- Pitcher
- Born: February 1, 1882 Melrose, Massachusetts, U.S.
- Died: April 12, 1966 (aged 84) Melrose, Massachusetts, U.S.
- Batted: RightThrew: Right

MLB debut
- September 22, 1905, for the Boston Americans

Last MLB appearance
- October 5, 1907, for the Boston Americans

MLB statistics
- Win–loss record: 3–30
- Earned run average: 3.35
- Strikeouts: 137
- Stats at Baseball Reference

Teams
- Boston Americans (1905–1907);

Career highlights and awards
- Led American League in losses (21), 1906;

= Joe Harris (pitcher) =

American baseball player (1882-1966)

Joseph White Harris (February 1, 1882 – April 12, 1966) was an American pitcher in Major League Baseball who played from 1905 through 1907 for the Boston Americans. Listed at , 198 lb., Harris batted and threw right-handed. He was born in Melrose, Massachusetts.

In a three-season career, Harris posted a 3–30 record with a 3.35 ERA in 45 appearances, including 32 starts, 26 complete games, one shutout, 12 games finished, two saves, 137 strikeouts, 88 walks, and 317.0 innings of work.

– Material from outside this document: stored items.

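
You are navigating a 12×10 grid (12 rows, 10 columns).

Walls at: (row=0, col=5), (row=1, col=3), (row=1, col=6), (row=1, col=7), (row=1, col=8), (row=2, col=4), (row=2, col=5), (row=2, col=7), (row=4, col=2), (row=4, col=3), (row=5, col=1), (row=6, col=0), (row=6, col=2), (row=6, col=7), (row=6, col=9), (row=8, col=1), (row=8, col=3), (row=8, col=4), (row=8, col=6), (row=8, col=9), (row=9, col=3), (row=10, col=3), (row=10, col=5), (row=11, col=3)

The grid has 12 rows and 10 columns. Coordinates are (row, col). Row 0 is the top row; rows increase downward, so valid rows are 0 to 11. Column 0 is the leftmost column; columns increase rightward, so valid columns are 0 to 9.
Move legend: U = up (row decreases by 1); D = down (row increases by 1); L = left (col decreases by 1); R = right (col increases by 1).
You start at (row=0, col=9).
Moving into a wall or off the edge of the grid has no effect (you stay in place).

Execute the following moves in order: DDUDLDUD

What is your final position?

Answer: Final position: (row=3, col=8)

Derivation:
Start: (row=0, col=9)
  D (down): (row=0, col=9) -> (row=1, col=9)
  D (down): (row=1, col=9) -> (row=2, col=9)
  U (up): (row=2, col=9) -> (row=1, col=9)
  D (down): (row=1, col=9) -> (row=2, col=9)
  L (left): (row=2, col=9) -> (row=2, col=8)
  D (down): (row=2, col=8) -> (row=3, col=8)
  U (up): (row=3, col=8) -> (row=2, col=8)
  D (down): (row=2, col=8) -> (row=3, col=8)
Final: (row=3, col=8)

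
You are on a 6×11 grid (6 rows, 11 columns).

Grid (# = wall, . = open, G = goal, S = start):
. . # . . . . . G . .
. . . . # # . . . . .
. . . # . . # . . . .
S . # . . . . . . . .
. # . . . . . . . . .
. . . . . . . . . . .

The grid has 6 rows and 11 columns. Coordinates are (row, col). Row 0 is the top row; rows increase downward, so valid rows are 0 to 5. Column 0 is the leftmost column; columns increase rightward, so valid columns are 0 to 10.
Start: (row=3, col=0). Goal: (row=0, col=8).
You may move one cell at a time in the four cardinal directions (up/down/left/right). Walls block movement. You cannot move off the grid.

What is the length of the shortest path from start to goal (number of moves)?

Answer: Shortest path length: 11

Derivation:
BFS from (row=3, col=0) until reaching (row=0, col=8):
  Distance 0: (row=3, col=0)
  Distance 1: (row=2, col=0), (row=3, col=1), (row=4, col=0)
  Distance 2: (row=1, col=0), (row=2, col=1), (row=5, col=0)
  Distance 3: (row=0, col=0), (row=1, col=1), (row=2, col=2), (row=5, col=1)
  Distance 4: (row=0, col=1), (row=1, col=2), (row=5, col=2)
  Distance 5: (row=1, col=3), (row=4, col=2), (row=5, col=3)
  Distance 6: (row=0, col=3), (row=4, col=3), (row=5, col=4)
  Distance 7: (row=0, col=4), (row=3, col=3), (row=4, col=4), (row=5, col=5)
  Distance 8: (row=0, col=5), (row=3, col=4), (row=4, col=5), (row=5, col=6)
  Distance 9: (row=0, col=6), (row=2, col=4), (row=3, col=5), (row=4, col=6), (row=5, col=7)
  Distance 10: (row=0, col=7), (row=1, col=6), (row=2, col=5), (row=3, col=6), (row=4, col=7), (row=5, col=8)
  Distance 11: (row=0, col=8), (row=1, col=7), (row=3, col=7), (row=4, col=8), (row=5, col=9)  <- goal reached here
One shortest path (11 moves): (row=3, col=0) -> (row=3, col=1) -> (row=2, col=1) -> (row=2, col=2) -> (row=1, col=2) -> (row=1, col=3) -> (row=0, col=3) -> (row=0, col=4) -> (row=0, col=5) -> (row=0, col=6) -> (row=0, col=7) -> (row=0, col=8)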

On September 1, 1906, Harris earned the distinction of pitching the longest game in Red Sox (Americans) history. The game lasted 24 innings, with the Red Sox eventually losing 4-1 to the Philadelphia Athletics.

Harris died in his home of Melrose, Massachusetts, at age 84 and is buried in Wyoming Cemetery there.